Wednesday, September 14, 2016

Saudade

"Write, you fucking animal!" my mind screams at me.
The manner in which life switches shit up on me is ridiculous... it honestly goes from lackadaisical days of (calm) monotony to sudden fucking explosions in my face.
Seems like anytime I decide to take a break, wether for mental health, or physical health... it winds up being a bad idea because life gets crazy and my more comical or interesting posts have to get tossed aside because someone is dying or fighting or... destroying someone's life.

I'm back from Hometown... sick as fuck, AGAIN, but fuck it, I'll write.

This break was sudden. My brother came to town after finishing his two-year Athens post, on the 23rd of August... or something close to that.
He brought his Greek friend with him... who drove me insane because he was the most stereotypical Greek man-- misogynist AS FUCK. I wound up giving up my side of the house, so the dudes could feel comfortable and whatnot (I'm too goddamn considerate). Once my brother left on his ten-day cross-country drive (showing his Greek friend around this wonderful country), I returned to my side of the house to see the fucked up mess the guys left behind. To keep it short, I'll just say I was barfing while scrubbing snot off the walls of my shower (if you blow snot-rockets, let it be known I fucking HATE your deplorable, disgusting ass... you fucking inconsiderate animal).
ANYWAY, while my brother was in Vegas, his conversations with family members encouraged him to go to Hometown, despite being heavily frowned upon-- uh, almost illegal-- by the State Department. SO, on a whim, with exactly four days before the date, we decided to drive down to Hometown, and have my brother meet us down there by air.
SOOOOO... in four days, it was decided that we would all be going to Hometown for the Patron Saint festivities.
Fast Forward to the night prior to my departure, and you have me receiving that text from my friend, my adoptive brother (I have a few of them, but he may have been the first). That text fucked. me. up.
His mom is the one who received the terrible news... and I fucking love that lady... like, she's one of my all time favorite adults... fucking BEAUTIFULLY sarcastic, but also so loving and caring, it fucking hurts (this soul has been trampled in the most traumatic way... how can she still cary so much kindness in her heart?).
The shell-shock followed me for about four days, it had me clinging to my parents like a newborn baby.
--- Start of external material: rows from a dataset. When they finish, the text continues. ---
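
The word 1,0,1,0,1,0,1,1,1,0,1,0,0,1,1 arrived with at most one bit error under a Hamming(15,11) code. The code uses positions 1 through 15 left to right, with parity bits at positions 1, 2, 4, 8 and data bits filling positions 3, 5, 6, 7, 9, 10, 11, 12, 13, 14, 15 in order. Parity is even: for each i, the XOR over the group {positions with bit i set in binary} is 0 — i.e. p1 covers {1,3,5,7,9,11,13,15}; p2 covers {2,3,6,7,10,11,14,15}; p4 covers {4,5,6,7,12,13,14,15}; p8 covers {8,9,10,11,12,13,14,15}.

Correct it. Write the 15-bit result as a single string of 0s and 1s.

s1 (pos 1,3,5,7,9,11,13,15): 1⊕1⊕1⊕1⊕1⊕1⊕0⊕1 = 1
s2 (pos 2,3,6,7,10,11,14,15): 0⊕1⊕0⊕1⊕0⊕1⊕1⊕1 = 1
s4 (pos 4,5,6,7,12,13,14,15): 0⊕1⊕0⊕1⊕0⊕0⊕1⊕1 = 0
s8 (pos 8,9,10,11,12,13,14,15): 1⊕1⊕0⊕1⊕0⊕0⊕1⊕1 = 1
Syndrome s8…s1 = 1011 → error at position 11.
Flip position 11: 101010111010011 → 101010111000011

101010111000011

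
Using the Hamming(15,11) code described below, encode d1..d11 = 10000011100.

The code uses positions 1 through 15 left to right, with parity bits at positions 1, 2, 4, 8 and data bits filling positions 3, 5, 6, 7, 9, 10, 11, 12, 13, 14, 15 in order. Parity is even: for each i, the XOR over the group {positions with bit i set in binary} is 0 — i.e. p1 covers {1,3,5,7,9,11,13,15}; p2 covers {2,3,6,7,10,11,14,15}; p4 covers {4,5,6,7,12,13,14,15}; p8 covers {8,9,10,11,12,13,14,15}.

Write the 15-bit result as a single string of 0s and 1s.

101000010011100

Place data at non-parity positions: p1 p2 1 p4 0 0 0 p8 0 0 1 1 1 0 0
p1 (pos 1,3,5,7,9,11,13,15): XOR of data positions = 1⊕0⊕0⊕0⊕1⊕1⊕0 = 1
p2 (pos 2,3,6,7,10,11,14,15): XOR of data positions = 1⊕0⊕0⊕0⊕1⊕0⊕0 = 0
p4 (pos 4,5,6,7,12,13,14,15): XOR of data positions = 0⊕0⊕0⊕1⊕1⊕0⊕0 = 0
p8 (pos 8,9,10,11,12,13,14,15): XOR of data positions = 0⊕0⊕1⊕1⊕1⊕0⊕0 = 1
Codeword: 101000010011100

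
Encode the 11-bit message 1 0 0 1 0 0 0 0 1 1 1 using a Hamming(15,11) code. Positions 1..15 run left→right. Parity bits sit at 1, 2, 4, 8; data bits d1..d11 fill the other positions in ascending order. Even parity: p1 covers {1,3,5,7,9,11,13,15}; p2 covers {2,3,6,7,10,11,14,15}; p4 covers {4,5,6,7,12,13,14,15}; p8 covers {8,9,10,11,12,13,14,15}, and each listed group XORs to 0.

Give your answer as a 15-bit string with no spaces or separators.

001000110000111

Place data at non-parity positions: p1 p2 1 p4 0 0 1 p8 0 0 0 0 1 1 1
p1 (pos 1,3,5,7,9,11,13,15): XOR of data positions = 1⊕0⊕1⊕0⊕0⊕1⊕1 = 0
p2 (pos 2,3,6,7,10,11,14,15): XOR of data positions = 1⊕0⊕1⊕0⊕0⊕1⊕1 = 0
p4 (pos 4,5,6,7,12,13,14,15): XOR of data positions = 0⊕0⊕1⊕0⊕1⊕1⊕1 = 0
p8 (pos 8,9,10,11,12,13,14,15): XOR of data positions = 0⊕0⊕0⊕0⊕1⊕1⊕1 = 1
Codeword: 001000110000111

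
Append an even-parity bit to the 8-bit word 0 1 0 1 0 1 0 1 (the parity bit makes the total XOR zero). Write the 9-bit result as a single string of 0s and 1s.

XOR of the 8 data bits: 0⊕1⊕0⊕1⊕0⊕1⊕0⊕1 = 0
Parity bit = 0 (so all 9 bits XOR to 0).

010101010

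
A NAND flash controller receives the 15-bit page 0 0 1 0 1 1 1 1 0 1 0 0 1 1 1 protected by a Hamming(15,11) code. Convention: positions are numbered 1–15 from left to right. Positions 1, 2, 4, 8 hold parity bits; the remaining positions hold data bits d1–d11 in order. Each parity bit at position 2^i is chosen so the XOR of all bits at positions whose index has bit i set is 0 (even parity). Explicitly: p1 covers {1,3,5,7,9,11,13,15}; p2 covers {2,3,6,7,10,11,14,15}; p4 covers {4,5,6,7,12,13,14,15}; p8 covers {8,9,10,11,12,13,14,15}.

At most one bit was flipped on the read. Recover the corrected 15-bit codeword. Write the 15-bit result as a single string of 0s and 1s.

001011111100111

s1 (pos 1,3,5,7,9,11,13,15): 0⊕1⊕1⊕1⊕0⊕0⊕1⊕1 = 1
s2 (pos 2,3,6,7,10,11,14,15): 0⊕1⊕1⊕1⊕1⊕0⊕1⊕1 = 0
s4 (pos 4,5,6,7,12,13,14,15): 0⊕1⊕1⊕1⊕0⊕1⊕1⊕1 = 0
s8 (pos 8,9,10,11,12,13,14,15): 1⊕0⊕1⊕0⊕0⊕1⊕1⊕1 = 1
Syndrome s8…s1 = 1001 → error at position 9.
Flip position 9: 001011110100111 → 001011111100111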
Mexico was a welcomed breeze of serenity... with the ever-present saudade that place elicits in me.
The place is greener than EVER, with cascades of water everywhere (probably commonplace back when the Spaniards "discovered" it in the 1500's, and why they named it after the Basque country... totally not what it has looked like these last 30 years). I'd wake up to a sweet view of morning fog rising from the enlarged river, and went to bed to the sound of a rushing river... or raindrops-- there was hardly a night where my nostrils weren't treated to Hometown's enchanting petrichor.

The festivities were quite subdued due to two deaths in town... and as previously mentioned in older posts, Hometown funerals gut the fuck out of anyone with its achaic traditions (the different styles of tolling the bells for a death is haunting. The sound resonates through the entire town for about ten undisrupted minutes each time). The nine days of festivities (actually, it's more like 12) passed by without much drunken debauchery from the men, unlike the ridiculously frustrating disaster from last year.

So... things were mellow... and melancholy. I had the break I didn't know I needed, and my sadness was quiet and calm, rather than the chaotic frenzy it can sometimes be.
Though I arrived home sick as all hell, I was not sick at all in Hometown. My sickness was only lightheadedness after vomiting my brains out at the start of the trip (though violence down there is basically down to zero now, I still find myself nervous out of my mind when I think of driving though that sierra in the dark. While they seem to be venerated in the states with all the fucking shows, real life narcos are goddamn motherfucking terrifying and hardly as amusing as the Netflix shit).

Now to pick up on where I left off with real life... where does a girl even start?